The Table summarizes clinical data for the cohort. Mean age of the cohort was 67.6 years (SD = 8.5). Of the cohort 41% were men of African descent. Mean BMI was 27.8 kg/m² (SD = 6.2). Mean PV was 80.5 mL (SD = 54). Hypertension, hyperlipidemia, and type 2 diabetes mellitus were present in 73%, 58%, and 32% of patients, respectively. Median lobes were present in 22% of men. IPCs were present in 41% and were graded as scant (n = 29) or extensive (n = 17).

HCA revealed 3 distinct patterns of BPH/LUTS patients (see Figure). The common factor in group 1 patients was presence of IPCs. The patients had lower than average PV, lower age, and low incidence of metabolic syndrome–related diseases. Group 2 consisted of patients with metabolic syndrome. They had lower than average age and average PV. Group 3 consisted of patients with innate factors such as advanced age, presence of a median lobe, or isolated high PV.

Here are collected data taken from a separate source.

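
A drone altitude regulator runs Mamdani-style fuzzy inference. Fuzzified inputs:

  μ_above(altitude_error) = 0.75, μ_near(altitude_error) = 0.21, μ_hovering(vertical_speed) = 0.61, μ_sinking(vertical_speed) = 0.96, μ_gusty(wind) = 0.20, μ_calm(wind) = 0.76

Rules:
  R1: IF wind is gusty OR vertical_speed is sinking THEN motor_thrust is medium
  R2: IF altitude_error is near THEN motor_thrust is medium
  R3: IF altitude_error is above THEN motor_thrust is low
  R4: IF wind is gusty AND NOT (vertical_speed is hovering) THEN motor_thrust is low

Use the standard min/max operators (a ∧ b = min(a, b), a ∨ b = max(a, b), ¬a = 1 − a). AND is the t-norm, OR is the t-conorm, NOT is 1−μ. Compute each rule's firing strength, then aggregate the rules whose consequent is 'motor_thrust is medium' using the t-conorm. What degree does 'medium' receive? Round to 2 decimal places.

0.96

R1: gusty=0.20, sinking=0.96; OR[max(a, b)] → w = 0.96
R2: near=0.21 → w = 0.21
R3: above=0.75 → w = 0.75
R4: gusty=0.20, ¬hovering=1−0.61=0.39; AND[min(a, b)] → w = 0.20
Rules with consequent 'medium': {R1, R2} → strengths 0.96, 0.21
Aggregate via t-conorm [max(a, b)]: 0.96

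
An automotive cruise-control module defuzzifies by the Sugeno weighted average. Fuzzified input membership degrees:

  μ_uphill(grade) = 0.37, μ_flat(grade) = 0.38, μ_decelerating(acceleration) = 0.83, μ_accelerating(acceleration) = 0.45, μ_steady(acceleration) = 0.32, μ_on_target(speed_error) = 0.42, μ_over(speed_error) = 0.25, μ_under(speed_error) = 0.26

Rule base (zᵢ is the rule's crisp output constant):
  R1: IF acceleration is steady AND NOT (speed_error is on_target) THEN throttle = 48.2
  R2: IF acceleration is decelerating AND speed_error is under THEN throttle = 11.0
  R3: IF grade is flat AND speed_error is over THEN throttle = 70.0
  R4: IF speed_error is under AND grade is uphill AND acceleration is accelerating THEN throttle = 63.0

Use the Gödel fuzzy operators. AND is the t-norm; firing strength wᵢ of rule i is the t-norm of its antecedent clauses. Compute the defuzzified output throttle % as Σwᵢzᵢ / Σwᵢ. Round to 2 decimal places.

R1 (z=48.2): steady=0.32, ¬on_target=1−0.42=0.58; AND[min(a, b)] → w = 0.32
R2 (z=11.0): decelerating=0.83, under=0.26; AND[min(a, b)] → w = 0.26
R3 (z=70.0): flat=0.38, over=0.25; AND[min(a, b)] → w = 0.25
R4 (z=63.0): under=0.26, uphill=0.37, accelerating=0.45; AND[min(a, b)] → w = 0.26
Weighted average = (0.32·48.2 + 0.26·11.0 + 0.25·70.0 + 0.26·63.0) / (0.32 + 0.26 + 0.25 + 0.26)
  = 52.1640 / 1.0900 = 47.86

47.86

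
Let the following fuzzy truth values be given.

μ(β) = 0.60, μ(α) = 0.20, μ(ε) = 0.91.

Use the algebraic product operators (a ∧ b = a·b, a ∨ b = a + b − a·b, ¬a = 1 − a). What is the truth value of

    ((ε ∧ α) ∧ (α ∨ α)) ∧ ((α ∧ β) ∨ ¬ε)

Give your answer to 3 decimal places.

0.013

ε ∧ α = a·b on (0.9100, 0.2000) = 0.1820
α ∨ α = a + b − a·b on (0.2000, 0.2000) = 0.3600
(ε ∧ α) ∧ (α ∨ α) = a·b on (0.1820, 0.3600) = 0.0655
α ∧ β = a·b on (0.2000, 0.6000) = 0.1200
¬ε = 1 − 0.9100 = 0.0900
(α ∧ β) ∨ ¬ε = a + b − a·b on (0.1200, 0.0900) = 0.1992
((ε ∧ α) ∧ (α ∨ α)) ∧ ((α ∧ β) ∨ ¬ε) = a·b on (0.0655, 0.1992) = 0.0131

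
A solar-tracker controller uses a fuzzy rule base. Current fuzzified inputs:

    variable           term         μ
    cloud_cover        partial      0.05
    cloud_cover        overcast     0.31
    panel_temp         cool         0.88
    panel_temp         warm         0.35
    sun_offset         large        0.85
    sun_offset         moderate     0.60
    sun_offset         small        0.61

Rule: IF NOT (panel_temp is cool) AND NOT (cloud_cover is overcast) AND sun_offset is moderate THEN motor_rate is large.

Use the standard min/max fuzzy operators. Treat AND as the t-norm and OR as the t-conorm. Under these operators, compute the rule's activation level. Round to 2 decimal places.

0.12

firing strength: ¬cool=1−0.88=0.12, ¬overcast=1−0.31=0.69, moderate=0.60; AND[min(a, b)] → w = 0.12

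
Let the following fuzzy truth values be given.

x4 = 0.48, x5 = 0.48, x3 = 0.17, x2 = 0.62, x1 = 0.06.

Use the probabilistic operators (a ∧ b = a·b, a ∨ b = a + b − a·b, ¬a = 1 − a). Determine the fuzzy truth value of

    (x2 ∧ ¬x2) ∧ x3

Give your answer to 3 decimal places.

0.040

¬x2 = 1 − 0.6200 = 0.3800
x2 ∧ ¬x2 = a·b on (0.6200, 0.3800) = 0.2356
(x2 ∧ ¬x2) ∧ x3 = a·b on (0.2356, 0.1700) = 0.0401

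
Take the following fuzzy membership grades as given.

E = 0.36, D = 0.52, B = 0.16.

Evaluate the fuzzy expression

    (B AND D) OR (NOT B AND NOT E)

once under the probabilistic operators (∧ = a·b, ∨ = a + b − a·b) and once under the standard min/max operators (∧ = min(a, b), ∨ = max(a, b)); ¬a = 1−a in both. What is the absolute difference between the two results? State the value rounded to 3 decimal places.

Under probabilistic:
  B AND D = a·b on (0.1600, 0.5200) = 0.0832
  NOT B = 1 − 0.1600 = 0.8400
  NOT E = 1 − 0.3600 = 0.6400
  NOT B AND NOT E = a·b on (0.8400, 0.6400) = 0.5376
  (B AND D) OR (NOT B AND NOT E) = a + b − a·b on (0.0832, 0.5376) = 0.5761
  → value = 0.5761
Under standard min/max:
  B AND D = min(a, b) on (0.16, 0.52) = 0.16
  NOT B = 1 − 0.16 = 0.84
  NOT E = 1 − 0.36 = 0.64
  NOT B AND NOT E = min(a, b) on (0.84, 0.64) = 0.64
  (B AND D) OR (NOT B AND NOT E) = max(a, b) on (0.16, 0.64) = 0.64
  → value = 0.6400
|0.5761 − 0.6400| = 0.064

0.064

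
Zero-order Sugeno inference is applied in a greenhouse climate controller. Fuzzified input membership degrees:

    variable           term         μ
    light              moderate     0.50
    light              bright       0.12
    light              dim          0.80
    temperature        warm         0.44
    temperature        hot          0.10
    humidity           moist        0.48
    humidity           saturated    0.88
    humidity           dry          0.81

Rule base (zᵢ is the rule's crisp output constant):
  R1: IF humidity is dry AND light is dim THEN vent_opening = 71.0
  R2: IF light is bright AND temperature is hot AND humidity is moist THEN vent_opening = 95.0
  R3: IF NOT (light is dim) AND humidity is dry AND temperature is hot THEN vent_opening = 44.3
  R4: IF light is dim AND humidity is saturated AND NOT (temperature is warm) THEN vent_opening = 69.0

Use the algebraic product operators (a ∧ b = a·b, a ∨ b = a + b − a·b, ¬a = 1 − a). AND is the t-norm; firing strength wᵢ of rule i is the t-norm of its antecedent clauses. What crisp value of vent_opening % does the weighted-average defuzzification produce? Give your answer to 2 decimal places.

R1 (z=71.0): dry=0.81, dim=0.80; AND[a·b] → w = 0.6480
R2 (z=95.0): bright=0.12, hot=0.10, moist=0.48; AND[a·b] → w = 0.0058
R3 (z=44.3): ¬dim=1−0.80=0.20, dry=0.81, hot=0.10; AND[a·b] → w = 0.0162
R4 (z=69.0): dim=0.80, saturated=0.88, ¬warm=1−0.44=0.56; AND[a·b] → w = 0.3942
Weighted average = (0.6480·71.0 + 0.0058·95.0 + 0.0162·44.3 + 0.3942·69.0) / (0.6480 + 0.0058 + 0.0162 + 0.3942)
  = 74.4754 / 1.0642 = 69.98

69.98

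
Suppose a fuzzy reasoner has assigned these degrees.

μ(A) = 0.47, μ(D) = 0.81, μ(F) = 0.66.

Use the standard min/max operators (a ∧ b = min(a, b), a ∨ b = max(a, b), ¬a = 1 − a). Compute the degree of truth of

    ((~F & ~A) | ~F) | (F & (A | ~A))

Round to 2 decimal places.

0.53

~F = 1 − 0.66 = 0.34
~A = 1 − 0.47 = 0.53
~F & ~A = min(a, b) on (0.34, 0.53) = 0.34
~F = 1 − 0.66 = 0.34
(~F & ~A) | ~F = max(a, b) on (0.34, 0.34) = 0.34
~A = 1 − 0.47 = 0.53
A | ~A = max(a, b) on (0.47, 0.53) = 0.53
F & (A | ~A) = min(a, b) on (0.66, 0.53) = 0.53
((~F & ~A) | ~F) | (F & (A | ~A)) = max(a, b) on (0.34, 0.53) = 0.53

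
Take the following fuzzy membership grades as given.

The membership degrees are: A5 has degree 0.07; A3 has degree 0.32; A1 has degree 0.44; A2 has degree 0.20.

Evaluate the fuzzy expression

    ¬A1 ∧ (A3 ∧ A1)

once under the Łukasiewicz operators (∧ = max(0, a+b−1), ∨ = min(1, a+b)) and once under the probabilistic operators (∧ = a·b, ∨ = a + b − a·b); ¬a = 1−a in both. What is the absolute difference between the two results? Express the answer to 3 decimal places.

0.079

Under Łukasiewicz:
  ¬A1 = 1 − 0.44 = 0.56
  A3 ∧ A1 = max(0, a+b−1) on (0.32, 0.44) = 0.00
  ¬A1 ∧ (A3 ∧ A1) = max(0, a+b−1) on (0.56, 0.00) = 0.00
  → value = 0.0000
Under probabilistic:
  ¬A1 = 1 − 0.4400 = 0.5600
  A3 ∧ A1 = a·b on (0.3200, 0.4400) = 0.1408
  ¬A1 ∧ (A3 ∧ A1) = a·b on (0.5600, 0.1408) = 0.0788
  → value = 0.0788
|0.0000 − 0.0788| = 0.079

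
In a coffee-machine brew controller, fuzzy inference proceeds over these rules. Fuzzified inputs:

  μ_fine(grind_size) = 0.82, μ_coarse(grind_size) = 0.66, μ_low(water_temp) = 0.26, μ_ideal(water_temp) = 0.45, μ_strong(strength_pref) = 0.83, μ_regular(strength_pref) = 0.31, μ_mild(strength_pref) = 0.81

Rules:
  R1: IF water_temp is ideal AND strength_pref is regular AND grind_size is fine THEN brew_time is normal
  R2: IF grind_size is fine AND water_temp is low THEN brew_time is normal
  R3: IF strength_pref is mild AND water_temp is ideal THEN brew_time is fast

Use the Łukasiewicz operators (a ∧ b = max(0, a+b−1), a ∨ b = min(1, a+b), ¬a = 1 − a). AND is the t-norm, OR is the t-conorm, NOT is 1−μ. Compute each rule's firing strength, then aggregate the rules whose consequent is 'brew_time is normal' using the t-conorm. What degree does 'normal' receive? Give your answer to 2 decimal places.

0.08

R1: ideal=0.45, regular=0.31, fine=0.82; AND[max(0, a+b−1)] → w = 0.00
R2: fine=0.82, low=0.26; AND[max(0, a+b−1)] → w = 0.08
R3: mild=0.81, ideal=0.45; AND[max(0, a+b−1)] → w = 0.26
Rules with consequent 'normal': {R1, R2} → strengths 0.00, 0.08
Aggregate via t-conorm [min(1, a+b)]: 0.08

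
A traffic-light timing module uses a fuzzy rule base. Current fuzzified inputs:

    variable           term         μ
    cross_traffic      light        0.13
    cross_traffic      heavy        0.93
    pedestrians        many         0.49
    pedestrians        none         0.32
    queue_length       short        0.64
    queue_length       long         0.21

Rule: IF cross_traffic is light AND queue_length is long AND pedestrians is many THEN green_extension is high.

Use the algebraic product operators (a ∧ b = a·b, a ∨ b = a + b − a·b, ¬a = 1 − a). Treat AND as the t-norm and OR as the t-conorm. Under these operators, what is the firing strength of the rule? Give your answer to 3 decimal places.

0.013

firing strength: light=0.13, long=0.21, many=0.49; AND[a·b] → w = 0.0134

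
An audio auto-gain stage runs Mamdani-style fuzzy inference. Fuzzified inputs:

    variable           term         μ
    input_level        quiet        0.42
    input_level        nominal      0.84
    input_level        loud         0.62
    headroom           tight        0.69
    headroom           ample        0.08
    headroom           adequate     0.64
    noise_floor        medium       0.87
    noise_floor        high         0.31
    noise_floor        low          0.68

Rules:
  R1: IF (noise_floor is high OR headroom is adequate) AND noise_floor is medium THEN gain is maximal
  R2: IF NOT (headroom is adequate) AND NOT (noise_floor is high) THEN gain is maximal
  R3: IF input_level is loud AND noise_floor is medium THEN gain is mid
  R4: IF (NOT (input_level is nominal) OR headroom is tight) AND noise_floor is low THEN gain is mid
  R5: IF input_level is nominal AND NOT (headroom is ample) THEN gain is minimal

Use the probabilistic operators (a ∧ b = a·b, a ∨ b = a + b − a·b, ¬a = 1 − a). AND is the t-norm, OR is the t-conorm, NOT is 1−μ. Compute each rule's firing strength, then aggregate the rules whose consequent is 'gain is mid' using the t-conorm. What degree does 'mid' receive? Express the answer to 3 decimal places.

0.771

R1: (high=0.31 OR adequate=0.64) = 0.7516; AND[a·b] with medium=0.87 → w = 0.6539
R2: ¬adequate=1−0.64=0.36, ¬high=1−0.31=0.69; AND[a·b] → w = 0.2484
R3: loud=0.62, medium=0.87; AND[a·b] → w = 0.5394
R4: (¬nominal=1−0.84=0.16 OR tight=0.69) = 0.7396; AND[a·b] with low=0.68 → w = 0.5029
R5: nominal=0.84, ¬ample=1−0.08=0.92; AND[a·b] → w = 0.7728
Rules with consequent 'mid': {R3, R4} → strengths 0.5394, 0.5029
Aggregate via t-conorm [a + b − a·b]: 0.7710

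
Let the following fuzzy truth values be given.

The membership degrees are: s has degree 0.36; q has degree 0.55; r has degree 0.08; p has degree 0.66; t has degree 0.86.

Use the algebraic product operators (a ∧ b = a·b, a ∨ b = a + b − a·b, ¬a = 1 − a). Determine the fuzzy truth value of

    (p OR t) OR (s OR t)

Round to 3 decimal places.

0.996

p OR t = a + b − a·b on (0.6600, 0.8600) = 0.9524
s OR t = a + b − a·b on (0.3600, 0.8600) = 0.9104
(p OR t) OR (s OR t) = a + b − a·b on (0.9524, 0.9104) = 0.9957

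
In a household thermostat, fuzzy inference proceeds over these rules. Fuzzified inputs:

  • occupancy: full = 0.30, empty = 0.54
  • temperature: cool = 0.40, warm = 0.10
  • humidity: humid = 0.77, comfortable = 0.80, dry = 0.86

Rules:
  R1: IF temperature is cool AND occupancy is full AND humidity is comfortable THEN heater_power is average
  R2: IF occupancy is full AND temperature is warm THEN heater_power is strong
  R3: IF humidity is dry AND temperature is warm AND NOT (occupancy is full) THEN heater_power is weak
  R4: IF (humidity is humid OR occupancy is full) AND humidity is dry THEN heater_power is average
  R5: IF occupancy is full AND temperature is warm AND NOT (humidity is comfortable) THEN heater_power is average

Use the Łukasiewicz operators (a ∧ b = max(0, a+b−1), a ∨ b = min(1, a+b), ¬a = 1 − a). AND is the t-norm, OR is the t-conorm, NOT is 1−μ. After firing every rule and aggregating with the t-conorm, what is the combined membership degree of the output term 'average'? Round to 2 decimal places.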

Figure. Hierarchical cluster analysis heat map and dendrogram. IPC indicates intraprostatic calcification; ML, median lobe; MtX, metabolic syndrome score; PV, prostate volume.

The analysis was not meant to definitively characterize BPH/LUTS causality. Rather, it was meant to allow for identification of patterns of presentation of BPH/LUTS patients. It appeared successful in that regard, and based on these patterns we can make some speculations. Group 1 patients tend to be men with small fibrotic glands. Notably, 60% of men in group 1 had a prior history of acute or chronic prostatitis. The correlation between IPCs and a history of prior inflammation or infection is established but limited.² Better markers are needed. Many of these men respond poorly to conventional medical therapy and favorably to TURP. Further study may support an increased role for procedural intervention in this group. Group 2 patients had high MetX scores. This is consistent with an emerging body of data supporting presence of a metabolic syndrome–specific pathological pathway to BPH/LUTS.^3,4 It is unclear if metabolic syndrome affects prostate growth, affects neurological function of the bladder, or both. Response to medical therapy is variable in this group. Also, anecdotally, there seems to be an increased incidence of LUTS persistence after TURP in these patients. It may be possible that treatment of metabolic syndrome conditions is an integral part of management in this group. Group 3 patients tended to have a more straightforward cause for their LUTS, namely resistance to flow due to obstruction by either a voluminous gland or a median lobe. Further study of responses to medical and surgical treatment may allow for improved treatment.

The study demonstrated that HCA analysis provides a powerful tool for the study of patients with BPH/LUTS. Future HCA analyses will integrate molecular data, functional data, and symptom scores. Use of this approach may allow for refinement of diagnosis and targeted treatment of BPH/LUTS patients.